Oddbox focuses on reducing food waste by delivering seasonal, surplus fruit and vegetables directly to consumers. The company offers subscription boxes that include a variety of produce, with options for customization. Oddbox primarily serves individuals and families looking to incorporate more fruits and vegetables into their diets. It was founded in 2016 and is based in London, United Kingdom.

Martie is an online grocery platform that offers overstock products. The company provides grocery items including snacks, pantry staples, beverages, and health and beauty products, all available for delivery. Martie serves customers looking for brand name groceries and eco-conscious consumers seeking to reduce food waste. It was founded in 2021 and is based in Los Angeles, California.

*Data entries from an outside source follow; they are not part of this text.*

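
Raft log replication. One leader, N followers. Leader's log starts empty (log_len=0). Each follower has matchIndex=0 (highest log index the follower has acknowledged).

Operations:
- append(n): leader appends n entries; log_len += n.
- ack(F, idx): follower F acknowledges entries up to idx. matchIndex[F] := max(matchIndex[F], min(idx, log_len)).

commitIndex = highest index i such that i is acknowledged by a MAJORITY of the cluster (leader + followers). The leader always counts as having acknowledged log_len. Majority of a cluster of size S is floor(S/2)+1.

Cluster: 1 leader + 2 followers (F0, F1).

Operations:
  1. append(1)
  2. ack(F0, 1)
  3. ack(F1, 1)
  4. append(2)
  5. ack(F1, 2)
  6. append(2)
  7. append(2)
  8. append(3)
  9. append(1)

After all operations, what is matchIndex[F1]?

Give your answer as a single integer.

Op 1: append 1 -> log_len=1
Op 2: F0 acks idx 1 -> match: F0=1 F1=0; commitIndex=1
Op 3: F1 acks idx 1 -> match: F0=1 F1=1; commitIndex=1
Op 4: append 2 -> log_len=3
Op 5: F1 acks idx 2 -> match: F0=1 F1=2; commitIndex=2
Op 6: append 2 -> log_len=5
Op 7: append 2 -> log_len=7
Op 8: append 3 -> log_len=10
Op 9: append 1 -> log_len=11

Answer: 2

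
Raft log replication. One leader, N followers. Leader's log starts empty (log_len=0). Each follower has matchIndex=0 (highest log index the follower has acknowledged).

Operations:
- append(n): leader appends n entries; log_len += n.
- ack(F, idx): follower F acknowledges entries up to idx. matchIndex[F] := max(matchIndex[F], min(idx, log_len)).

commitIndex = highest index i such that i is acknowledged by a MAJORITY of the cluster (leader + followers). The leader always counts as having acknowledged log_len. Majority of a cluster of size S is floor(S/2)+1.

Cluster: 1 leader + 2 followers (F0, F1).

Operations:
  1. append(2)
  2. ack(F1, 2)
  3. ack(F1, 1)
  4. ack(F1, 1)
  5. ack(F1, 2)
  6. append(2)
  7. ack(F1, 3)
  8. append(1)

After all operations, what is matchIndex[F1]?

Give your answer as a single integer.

Op 1: append 2 -> log_len=2
Op 2: F1 acks idx 2 -> match: F0=0 F1=2; commitIndex=2
Op 3: F1 acks idx 1 -> match: F0=0 F1=2; commitIndex=2
Op 4: F1 acks idx 1 -> match: F0=0 F1=2; commitIndex=2
Op 5: F1 acks idx 2 -> match: F0=0 F1=2; commitIndex=2
Op 6: append 2 -> log_len=4
Op 7: F1 acks idx 3 -> match: F0=0 F1=3; commitIndex=3
Op 8: append 1 -> log_len=5

Answer: 3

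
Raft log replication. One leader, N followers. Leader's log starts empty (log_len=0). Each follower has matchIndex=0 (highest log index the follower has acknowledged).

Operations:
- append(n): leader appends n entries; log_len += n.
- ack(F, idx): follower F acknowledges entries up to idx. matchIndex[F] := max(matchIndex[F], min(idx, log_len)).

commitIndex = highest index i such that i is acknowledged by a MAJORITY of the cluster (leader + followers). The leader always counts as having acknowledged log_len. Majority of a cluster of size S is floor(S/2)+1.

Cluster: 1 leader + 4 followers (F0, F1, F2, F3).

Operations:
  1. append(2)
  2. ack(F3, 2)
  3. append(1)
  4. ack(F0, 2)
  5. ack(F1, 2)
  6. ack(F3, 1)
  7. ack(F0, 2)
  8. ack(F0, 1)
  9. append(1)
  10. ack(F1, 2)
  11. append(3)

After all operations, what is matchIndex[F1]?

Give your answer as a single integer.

Op 1: append 2 -> log_len=2
Op 2: F3 acks idx 2 -> match: F0=0 F1=0 F2=0 F3=2; commitIndex=0
Op 3: append 1 -> log_len=3
Op 4: F0 acks idx 2 -> match: F0=2 F1=0 F2=0 F3=2; commitIndex=2
Op 5: F1 acks idx 2 -> match: F0=2 F1=2 F2=0 F3=2; commitIndex=2
Op 6: F3 acks idx 1 -> match: F0=2 F1=2 F2=0 F3=2; commitIndex=2
Op 7: F0 acks idx 2 -> match: F0=2 F1=2 F2=0 F3=2; commitIndex=2
Op 8: F0 acks idx 1 -> match: F0=2 F1=2 F2=0 F3=2; commitIndex=2
Op 9: append 1 -> log_len=4
Op 10: F1 acks idx 2 -> match: F0=2 F1=2 F2=0 F3=2; commitIndex=2
Op 11: append 3 -> log_len=7

Answer: 2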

Too Good To Go is a social impact company that focuses on reducing food waste through its position as a B2C marketplace for surplus food. The company offers an app that connects consumers with local stores, cafes, and restaurants to rescue unsold food items, providing an environmentally friendly solution to food waste. Too Good To Go also provides end-to-end solutions for retailers to manage their surplus food, initiatives to help reduce household food waste, and parcels of surplus food delivered directly to consumers. It was founded in 2016 and is based in Copenhagen, Denmark.
Kigüi is a company focused on reducing food waste in supermarkets through its digital platform. The platform digitizes expiration dates, facilitates the promotion of critical products in-store, and leverages data analytics to optimize the food supply chain. It was founded in 2021 and is based in Benito Juarez, Mexico.

Grovara is a business-to-business (B2B) marketplace that specializes in consumer packaged goods (CPG) within the global trade sector. The company offers a platform that connects brands, buyers, and service providers, facilitating product discovery, order processing, payments, and fulfillment services. Grovara primarily serves the CPG industry, providing tools and services such as SPINS data insights, broker deal-flow management, and logistics automation to streamline operations for its users. It was founded in 2010 and is based in Gladwyne, Pennsylvania.

HungryRoot is a consumer wellness company that provides meal delivery services with ready-to-eat meals and snacks tailored to individual dietary preferences and health goals. HungryRoot serves health-conscious consumers. It was founded in 2015 and is based in New York, New York.